Owen couldn't think of a reason not to shake it. "We did, but-"
"I already wired you the fee," the man went on. "Right before I hopped on the bus from Memphis."
"Err, Memphis?" Owen did his best to follow. "...bus?"
The Grey Hound, the man – their prospective tenant – explained. A last minute decision. He'd had car trouble the previous week. Didn't want to risk it. Catching the Lobster Festival had always been his dream. A bucket list thing. He had promised himself he'd make it this year, whatever the cost. "After Miss Butters died…" He sniffed.
"I'm so sorry," Owen said, reflexive but heartfelt. "Your…?"
"Lobster." The would-be tenant blew his nose and dabbed at his eyes. "She was with me since I was a boy." And he burst into tears, right there in Mike and Owen's foyer.
Oh no.
There was a man crying in their foyer. About a lobster. A dead lobster, even. “Er, we’re very sorry about Miss Butters – it’s a shame she died so single and –uh. Tragically,” Mike said after a very awkward beat of silence where he tried communicating by facial expressions alone with Owen, but he kept missing because this random man was in his way.
“The motel is fully booked,” the man said, trying to sniff off his lobster-related woes.
"The festival?" Owen guessed. He found tissues in the pocket of his coat and offered them to the stranger. "Here you go…"
While the man noisily blew his nose, Owen caught Mike's eye and winced. They couldn't just kick the man out in the cold, could they? It'd be awfully inconsiderate.
"I guess, err, we do have that spare room…" Mike's, but it wasn't like he'd slept in there since Halloween. Thanks to Owen's disastrous attempts at seasonal decor, the gutter was still broken and dripped loudly whenever it rained. But it wasn't raining today. And the lobster festival wouldn't last forever. "If you already wired the rent…"

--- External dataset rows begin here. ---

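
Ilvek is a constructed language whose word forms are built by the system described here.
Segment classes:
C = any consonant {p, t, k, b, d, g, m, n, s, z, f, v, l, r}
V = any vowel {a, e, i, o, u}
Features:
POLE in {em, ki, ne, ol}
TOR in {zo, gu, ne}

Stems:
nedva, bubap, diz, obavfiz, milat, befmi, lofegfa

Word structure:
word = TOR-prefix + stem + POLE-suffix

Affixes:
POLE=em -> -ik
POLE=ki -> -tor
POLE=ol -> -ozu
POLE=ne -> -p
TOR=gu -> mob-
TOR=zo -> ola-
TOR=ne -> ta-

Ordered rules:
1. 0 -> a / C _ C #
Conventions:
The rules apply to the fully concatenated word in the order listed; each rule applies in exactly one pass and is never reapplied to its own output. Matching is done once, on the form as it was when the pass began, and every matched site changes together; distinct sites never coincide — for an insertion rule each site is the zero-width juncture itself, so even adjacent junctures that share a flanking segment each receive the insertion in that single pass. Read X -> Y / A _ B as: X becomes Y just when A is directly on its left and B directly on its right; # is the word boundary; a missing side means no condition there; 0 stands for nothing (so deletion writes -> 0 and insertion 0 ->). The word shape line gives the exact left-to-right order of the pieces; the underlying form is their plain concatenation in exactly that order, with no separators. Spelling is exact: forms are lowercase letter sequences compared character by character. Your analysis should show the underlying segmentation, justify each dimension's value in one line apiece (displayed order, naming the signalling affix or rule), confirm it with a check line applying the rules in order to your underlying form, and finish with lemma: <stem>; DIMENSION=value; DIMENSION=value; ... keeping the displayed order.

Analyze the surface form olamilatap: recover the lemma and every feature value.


underlying: ola-milat-p
POLE=ne - signalled by the affix -p
TOR=zo - signalled by the affix ola-
check: olamilatp -> olamilatap
lemma: milat; POLE=ne; TOR=zo


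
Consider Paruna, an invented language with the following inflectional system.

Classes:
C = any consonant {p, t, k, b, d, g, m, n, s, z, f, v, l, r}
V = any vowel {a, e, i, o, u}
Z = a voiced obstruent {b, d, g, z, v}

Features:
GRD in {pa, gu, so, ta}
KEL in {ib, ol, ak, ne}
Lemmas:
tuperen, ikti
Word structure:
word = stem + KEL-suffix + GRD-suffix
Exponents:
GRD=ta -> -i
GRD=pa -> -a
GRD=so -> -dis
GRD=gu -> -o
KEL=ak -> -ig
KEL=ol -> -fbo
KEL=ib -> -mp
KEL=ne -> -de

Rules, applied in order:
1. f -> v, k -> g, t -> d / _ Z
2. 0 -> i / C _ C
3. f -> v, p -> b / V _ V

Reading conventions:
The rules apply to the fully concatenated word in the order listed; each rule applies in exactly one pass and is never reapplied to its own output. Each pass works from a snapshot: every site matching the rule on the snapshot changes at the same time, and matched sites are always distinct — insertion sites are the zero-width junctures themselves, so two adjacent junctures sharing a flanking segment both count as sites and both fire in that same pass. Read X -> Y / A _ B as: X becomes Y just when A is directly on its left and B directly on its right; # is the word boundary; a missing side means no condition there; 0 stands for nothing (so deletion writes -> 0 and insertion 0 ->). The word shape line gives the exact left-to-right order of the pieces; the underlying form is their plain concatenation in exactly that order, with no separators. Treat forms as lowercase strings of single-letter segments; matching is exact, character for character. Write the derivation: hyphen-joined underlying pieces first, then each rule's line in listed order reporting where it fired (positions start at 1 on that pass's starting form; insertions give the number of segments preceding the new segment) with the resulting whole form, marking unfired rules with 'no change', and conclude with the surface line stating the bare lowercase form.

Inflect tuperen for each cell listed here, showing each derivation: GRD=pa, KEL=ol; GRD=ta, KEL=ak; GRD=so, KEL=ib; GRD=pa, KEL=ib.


cell GRD=pa, KEL=ol:
underlying: tuperen-fbo-a
1. f -> v, k -> g, t -> d / _ Z: fires at position(s) 8: tuperenvboa
2. 0 -> i / C _ C: inserts after position(s) 7, 8: tupereniviboa
3. f -> v, p -> b / V _ V: fires at position(s) 3: tubereniviboa
surface: tubereniviboa

cell GRD=ta, KEL=ak:
underlying: tuperen-ig-i
1. f -> v, k -> g, t -> d / _ Z: no change
2. 0 -> i / C _ C: no change
3. f -> v, p -> b / V _ V: fires at position(s) 3: tuberenigi
surface: tuberenigi

cell GRD=so, KEL=ib:
underlying: tuperen-mp-dis
1. f -> v, k -> g, t -> d / _ Z: no change
2. 0 -> i / C _ C: inserts after position(s) 7, 8, 9: tuperenimipidis
3. f -> v, p -> b / V _ V: fires at position(s) 3, 11: tuberenimibidis
surface: tuberenimibidis

cell GRD=pa, KEL=ib:
underlying: tuperen-mp-a
1. f -> v, k -> g, t -> d / _ Z: no change
2. 0 -> i / C _ C: inserts after position(s) 7, 8: tuperenimipa
3. f -> v, p -> b / V _ V: fires at position(s) 3, 11: tuberenimiba
surface: tuberenimiba


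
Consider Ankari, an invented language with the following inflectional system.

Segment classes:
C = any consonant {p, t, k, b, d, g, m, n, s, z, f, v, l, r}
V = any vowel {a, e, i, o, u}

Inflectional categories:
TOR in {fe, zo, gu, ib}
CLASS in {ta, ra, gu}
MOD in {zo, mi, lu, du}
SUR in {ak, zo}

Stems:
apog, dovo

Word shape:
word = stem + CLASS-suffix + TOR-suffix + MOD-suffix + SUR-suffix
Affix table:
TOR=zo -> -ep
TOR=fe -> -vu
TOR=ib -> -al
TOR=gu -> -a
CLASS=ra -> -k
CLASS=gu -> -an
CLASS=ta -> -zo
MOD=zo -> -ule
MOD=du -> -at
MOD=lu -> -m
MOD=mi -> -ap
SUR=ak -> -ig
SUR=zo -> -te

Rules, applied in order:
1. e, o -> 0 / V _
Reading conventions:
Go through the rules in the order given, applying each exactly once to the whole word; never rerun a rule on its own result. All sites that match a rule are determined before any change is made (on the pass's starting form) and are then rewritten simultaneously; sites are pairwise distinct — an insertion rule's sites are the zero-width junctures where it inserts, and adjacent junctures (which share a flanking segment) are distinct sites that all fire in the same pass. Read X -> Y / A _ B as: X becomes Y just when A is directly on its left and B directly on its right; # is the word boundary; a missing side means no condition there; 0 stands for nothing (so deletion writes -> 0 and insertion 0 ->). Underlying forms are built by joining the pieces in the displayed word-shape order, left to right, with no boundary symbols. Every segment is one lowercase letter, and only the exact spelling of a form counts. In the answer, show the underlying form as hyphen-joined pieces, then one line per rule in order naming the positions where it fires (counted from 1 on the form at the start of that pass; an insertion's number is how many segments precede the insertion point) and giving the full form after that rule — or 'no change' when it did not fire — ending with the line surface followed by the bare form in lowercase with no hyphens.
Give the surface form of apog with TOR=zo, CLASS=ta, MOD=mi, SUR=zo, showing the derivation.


underlying: apog-zo-ep-ap-te
1. e, o -> 0 / V _: fires at position(s) 7: apogzopapte
surface: apogzopapte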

Nose blown, the man smiled a watery smile. "Thank you. Thank you so, so much." He picked up his suitcase with one hand and vigorously shook Owen's, then Mike's, with the other. "You're so kind. I promise, you won't even know I'm here." And he scampered eagerly up the stairs, steps creaking as if in protest.
Owen watched him go, then looked wearily – and warily – back at Mike.
“He doesn’t even know where the room is,” Mike said, meeting Owen’s gaze with a frazzled one of his own. Maybe they should have tried calling multiple times last night. Not that that probably would have helped anything. This was kind of just their luck when it came to Dunwich.
“I’ll just – uh. I’ll go help him out. And work from home for a few days.” At least, if nothing else, the steps didn’t creak when Mike ascended them.